Your way wrong when it comes to the ability to understand an opening does not happen till you reach 1800. When i was 1300-1400 here i beat some strong players talking smack with some rarely seen club openings.
When i started working on openings more is when my playing ability improved. Correction, when i started learning similar types of openings is when i started winning more constantly. A player around 1400 must also have the other ingredient to improving with openings. With their study and practice about the opening they need to play with it more. As nothing will improve a player faster then experience using it. Preparation and Confidence are you allies when playing openings and planless moves, wishful thinking your opponent does not see the error in that move are your enemies.
Are you joking by mentioning a 1400 player and the Sicilian(Najdorf) in the same paragraph. The Sicilian has to be the most heavy in theory of all the openings. I have seen 2100 players in Vote Chess struggle with it at times against the opponent.
Soon as you learn how to master the basics of moving the pieces you need to start learning an opening. Correction, that really applies to playing online. Might be able to get away playing with your friends without learning an opening for a period of time. Start off with the Ruy Lopez is what many coaches recommend.
royalbishop, I don't even want to start spell/grammar checking that post... :-p
I already did it. The point here is to talk about ideas not English 101. As long as we can figure out what your saying it is fine.

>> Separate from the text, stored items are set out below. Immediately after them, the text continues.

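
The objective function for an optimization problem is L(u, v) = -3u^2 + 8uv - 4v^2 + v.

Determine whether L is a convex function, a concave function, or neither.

neither

L is quadratic, so its Hessian is the constant matrix H = [[-6, 8], [8, -8]].
det(H) = -16, tr(H) = -14.
det(H) < 0, so H is indefinite: neither convex nor concave.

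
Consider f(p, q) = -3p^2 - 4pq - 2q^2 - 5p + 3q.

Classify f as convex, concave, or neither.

concave

f is quadratic, so its Hessian is the constant matrix H = [[-6, -4], [-4, -4]].
det(H) = 8, tr(H) = -10.
det(H) > 0 and tr(H) < 0, so H is negative definite everywhere: concave.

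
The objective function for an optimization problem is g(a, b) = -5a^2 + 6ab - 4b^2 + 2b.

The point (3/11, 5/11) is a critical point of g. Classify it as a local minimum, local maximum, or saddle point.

The Hessian of g is constant: H = [[-10, 6], [6, -8]].
det(H) = (-10)·(-8) − 6² = 44.
det(H) > 0 and tr(H) = -18 < 0, so H is negative definite and the point is a local maximum.

local maximum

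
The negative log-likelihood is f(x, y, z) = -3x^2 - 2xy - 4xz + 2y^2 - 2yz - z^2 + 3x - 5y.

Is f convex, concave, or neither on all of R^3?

neither

f is quadratic, so its Hessian is the constant matrix H = [[-6, -2, -4], [-2, 4, -2], [-4, -2, -2]].
Leading principal minors: -6, -28, -16.
Neither pattern holds ⇒ H is indefinite ⇒ neither convex nor concave.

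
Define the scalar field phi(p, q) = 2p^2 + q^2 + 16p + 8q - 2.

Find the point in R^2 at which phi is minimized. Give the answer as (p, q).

phi(p,q) separates as A(p) + B(q) − 2, so its minimum is min A + min B − 2.
A'(p) = 4p + 16 vanishes at p ∈ {-4}; B'(q) = 2q + 8 vanishes at q ∈ {-4}.
Local minima of A (where A''>0): A(-4)=-32. Local minima of B: B(-4)=-16.
So the global minimum of phi is A(-4) + B(-4) − 2 = -32 − 16 − 2 = -50, attained at (-4, -4).

(-4, -4)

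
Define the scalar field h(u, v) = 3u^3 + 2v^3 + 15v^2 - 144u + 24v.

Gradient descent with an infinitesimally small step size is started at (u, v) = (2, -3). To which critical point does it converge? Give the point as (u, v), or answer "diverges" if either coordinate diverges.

h is separable, so gradient descent decouples: u follows -∂h/∂u, v follows -∂h/∂v.
∂h/∂u = 9(u - 4)(u + 4); at u=2 this is -108, so u increases.
∂h/∂v = 6(v + 1)(v + 4); at v=-3 this is -12, so v increases.
u converges to its nearest critical value 4 (a local min of the u-part); v converges to -1. The iterate converges to (4, -1).

(4, -1)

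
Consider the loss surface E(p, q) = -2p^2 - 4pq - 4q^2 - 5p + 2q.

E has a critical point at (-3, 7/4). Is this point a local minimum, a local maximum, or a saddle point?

The Hessian of E is constant: H = [[-4, -4], [-4, -8]].
det(H) = (-4)·(-8) − (-4)² = 16.
det(H) > 0 and tr(H) = -12 < 0, so H is negative definite and the point is a local maximum.

local maximum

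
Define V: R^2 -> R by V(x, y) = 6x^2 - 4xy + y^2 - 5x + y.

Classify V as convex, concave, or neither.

V is quadratic, so its Hessian is the constant matrix H = [[12, -4], [-4, 2]].
det(H) = 8, tr(H) = 14.
det(H) > 0 and tr(H) > 0, so H is positive definite everywhere: convex.

convex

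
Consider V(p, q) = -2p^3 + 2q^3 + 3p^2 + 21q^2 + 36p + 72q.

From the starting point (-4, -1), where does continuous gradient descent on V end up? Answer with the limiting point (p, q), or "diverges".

V is separable, so gradient descent decouples: p follows -∂V/∂p, q follows -∂V/∂q.
∂V/∂p = -6(p - 3)(p + 2); at p=-4 this is -84, so p increases.
∂V/∂q = 6(q + 3)(q + 4); at q=-1 this is 36, so q decreases.
p converges to its nearest critical value -2 (a local min of the p-part); q converges to -3. The iterate converges to (-2, -3).

(-2, -3)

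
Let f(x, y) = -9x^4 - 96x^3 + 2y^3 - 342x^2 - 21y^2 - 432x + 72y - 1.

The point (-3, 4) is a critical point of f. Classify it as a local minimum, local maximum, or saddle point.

The mixed partial ∂²f/∂x∂y is 0, so the Hessian at any point is diag(f_xx, f_yy) = diag(-36(3x^2 + 16x + 19), 6(2y - 7)).
At (-3, 4): H = diag(72, 6).
Both eigenvalues are positive, so H is positive definite: a local minimum.

local minimum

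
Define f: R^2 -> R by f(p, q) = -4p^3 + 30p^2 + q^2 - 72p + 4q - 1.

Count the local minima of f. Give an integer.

1

f separates as a function of p plus a function of q, so ∇f=0 decouples.
∂f/∂p = -12(p - 3)(p - 2) = 0 at p ∈ {2, 3}; ∂f/∂q = 2(q + 2) = 0 at q ∈ {-2}.
The Hessian is diagonal: diag(f_pp, f_qq). Second derivatives: f_pp(2)=12, f_pp(3)=-12; f_qq(-2)=2.
Local minima occur where both diagonal entries positive: (2, -2). Count: 1.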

When playing online i start off with learning the first 5 moves as my opponent does not know what i know or not know. I even played one the first time with knowing having understanding of the opening at all and won my first 3 games with it.
When playing in a online tournament i play either 1 opening or several openings that are similar as to give my opponents something to think about if they decide to look over my games to find my favorite. Having 2-3 Openings hand gives you options against opponents. I love to transpose from one opening to another.
Just relized who you are. You challenged me in a thread to a game and i refused get over it.
Noticed Online Chess- 2037, Chess - Blitz 2159, Chess - Bullet 2003 and Live Chess - Standard 1884.
Sound like somebody that used to play Vote Chess here.
I really don't understand why you posted my rating statistics twice...
Look through my online games, you'll see why I dropped 100 points in just a couple of sleepless days :)
Don't be obsessed with studying openings!! They are only 0.33 of the game. Study ALL of chess. My analogy would be, somebody who says to you, "I like to read biographies, but I always stop when the person reaches the age of 25."